Flower-head - Solitary, golden yellow, to 2 in. across, containing 150 to 200 perfect ray florets on a flat receptacle at the top of a hollow, milky scape 2 to 18 in. tall. Leaves: From a very deep, thick, bitter root; oblong to spatulate in outline, irregularly jagged. Preferred Habitat - Lawns, fields, grassy waste places. Flowering Season - Every month in the year. Distribution - Around the civilized world.

"Dear common flower that grow'st beside the way,
Fringing the dusty road with harmless gold.
. . . .
Gold such as thine ne'er drew the Spanish prow
Through the primeval hush of Indian seas,
Nor wrinkled the lean brow
Of age, to rob the lover's heart of ease.

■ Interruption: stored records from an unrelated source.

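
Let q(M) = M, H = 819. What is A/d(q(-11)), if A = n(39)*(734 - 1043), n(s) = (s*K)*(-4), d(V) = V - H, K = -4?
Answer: 96408/415 ≈ 232.31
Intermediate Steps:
d(V) = -819 + V (d(V) = V - 1*819 = V - 819 = -819 + V)
n(s) = 16*s (n(s) = (s*(-4))*(-4) = -4*s*(-4) = 16*s)
A = -192816 (A = (16*39)*(734 - 1043) = 624*(-309) = -192816)
A/d(q(-11)) = -192816/(-819 - 11) = -192816/(-830) = -192816*(-1/830) = 96408/415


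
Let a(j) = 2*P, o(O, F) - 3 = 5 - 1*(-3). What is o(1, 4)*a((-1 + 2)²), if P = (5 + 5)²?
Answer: 2200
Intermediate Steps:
o(O, F) = 11 (o(O, F) = 3 + (5 - 1*(-3)) = 3 + (5 + 3) = 3 + 8 = 11)
P = 100 (P = 10² = 100)
a(j) = 200 (a(j) = 2*100 = 200)
o(1, 4)*a((-1 + 2)²) = 11*200 = 2200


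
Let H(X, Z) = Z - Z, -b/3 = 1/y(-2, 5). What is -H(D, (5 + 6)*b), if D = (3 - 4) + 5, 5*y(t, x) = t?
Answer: 0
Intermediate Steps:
y(t, x) = t/5
b = 15/2 (b = -3/((⅕)*(-2)) = -3/(-⅖) = -3*(-5/2) = 15/2 ≈ 7.5000)
D = 4 (D = -1 + 5 = 4)
H(X, Z) = 0
-H(D, (5 + 6)*b) = -1*0 = 0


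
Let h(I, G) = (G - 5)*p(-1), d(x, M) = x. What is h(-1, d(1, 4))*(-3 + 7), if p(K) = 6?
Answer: -96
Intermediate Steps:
h(I, G) = -30 + 6*G (h(I, G) = (G - 5)*6 = (-5 + G)*6 = -30 + 6*G)
h(-1, d(1, 4))*(-3 + 7) = (-30 + 6*1)*(-3 + 7) = (-30 + 6)*4 = -24*4 = -96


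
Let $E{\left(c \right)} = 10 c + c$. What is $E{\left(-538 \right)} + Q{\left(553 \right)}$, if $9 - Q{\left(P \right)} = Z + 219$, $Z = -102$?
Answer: $-6026$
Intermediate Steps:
$Q{\left(P \right)} = -108$ ($Q{\left(P \right)} = 9 - \left(-102 + 219\right) = 9 - 117 = -108$)
$E{\left(c \right)} = 11 c$
$E{\left(-538 \right)} + Q{\left(553 \right)} = 11 \left(-538\right) - 108 = -5918 - 108 = -6026$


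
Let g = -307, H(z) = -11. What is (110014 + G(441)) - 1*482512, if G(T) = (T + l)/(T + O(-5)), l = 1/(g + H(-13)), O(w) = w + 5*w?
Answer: -48684603367/130698 ≈ -3.7250e+5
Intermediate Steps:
O(w) = 6*w
l = -1/318 (l = 1/(-307 - 11) = 1/(-318) = -1/318 ≈ -0.0031447)
G(T) = (-1/318 + T)/(-30 + T) (G(T) = (T - 1/318)/(T + 6*(-5)) = (-1/318 + T)/(T - 30) = (-1/318 + T)/(-30 + T))
(110014 + G(441)) - 1*482512 = (110014 + (-1/318 + 441)/(-30 + 441)) - 1*482512 = (110014 + (140237/318)/411) - 482512 = (110014 + (1/411)*(140237/318)) - 482512 = (110014 + 140237/130698) - 482512 = 14378750009/130698 - 482512 = -48684603367/130698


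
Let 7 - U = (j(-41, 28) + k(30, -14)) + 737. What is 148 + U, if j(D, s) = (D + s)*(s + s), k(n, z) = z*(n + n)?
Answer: 986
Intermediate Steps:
k(n, z) = 2*n*z (k(n, z) = z*(2*n) = 2*n*z)
j(D, s) = 2*s*(D + s) (j(D, s) = (D + s)*(2*s) = 2*s*(D + s))
U = 838 (U = 7 - ((2*28*(-41 + 28) + 2*30*(-14)) + 737) = 7 - ((2*28*(-13) - 840) + 737) = 7 - ((-728 - 840) + 737) = 7 - (-1568 + 737) = 7 - 1*(-831) = 7 + 831 = 838)
148 + U = 148 + 838 = 986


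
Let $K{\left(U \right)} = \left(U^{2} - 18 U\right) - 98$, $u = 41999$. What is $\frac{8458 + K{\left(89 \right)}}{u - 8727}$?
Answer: $\frac{14679}{33272} \approx 0.44118$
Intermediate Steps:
$K{\left(U \right)} = -98 + U^{2} - 18 U$
$\frac{8458 + K{\left(89 \right)}}{u - 8727} = \frac{8458 - \left(1700 - 7921\right)}{41999 - 8727} = \frac{8458 - -6221}{33272} = \left(8458 + 6221\right) \frac{1}{33272} = 14679 \cdot \frac{1}{33272} = \frac{14679}{33272}$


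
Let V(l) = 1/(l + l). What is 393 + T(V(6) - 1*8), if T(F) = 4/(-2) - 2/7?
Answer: 2735/7 ≈ 390.71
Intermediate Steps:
V(l) = 1/(2*l)
T(F) = -16/7 (T(F) = 4*(-½) - 2*⅐ = -2 - 2/7 = -16/7)
393 + T(V(6) - 1*8) = 393 - 16/7 = 2735/7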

'Tis the spring's largess, which she scatters now
To rich and poor alike, with lavish hand
Though most hearts never understand
To take it at God's value, but pass by
The offered wealth with unrewarded eye."

Let the triumphant Anglo-Saxon with dreams of expansion that include the round earth, the student of sociology who wishes an insight into cooperative methods as opposed to individualism, the young man anxious to learn how to get on, parents with children to be equipped for the struggle for existence, business men and employers of labor, all sit down beside the dandelion and take its lesson to heart. How has it managed without navies and armies - for it is no imperialist - to land its peaceful legions on every part of the civilized world and take possession of the soil? How can this neglected wayside composite weed triumph over the most gorgeous hothouse individual on which the horticulturist expends all the science at his command; to flourish where others give up the struggle defeated; to send its vigorous offspring abroad prepared for similar conquest of adverse conditions wherever met to attract myriads of customers to its department store, and by consummate executive ability to make every visitor unwittingly contribute to its success? Any one who doubts the dandelion's fitness to survive, should humble himself by spending days and weeks on his knees, trying to eradicate the plant from even one small lawn with a knife, only to find the turf starred with golden blossoms, or, worse still from his point of view, hoary with seed balloons, the following spring.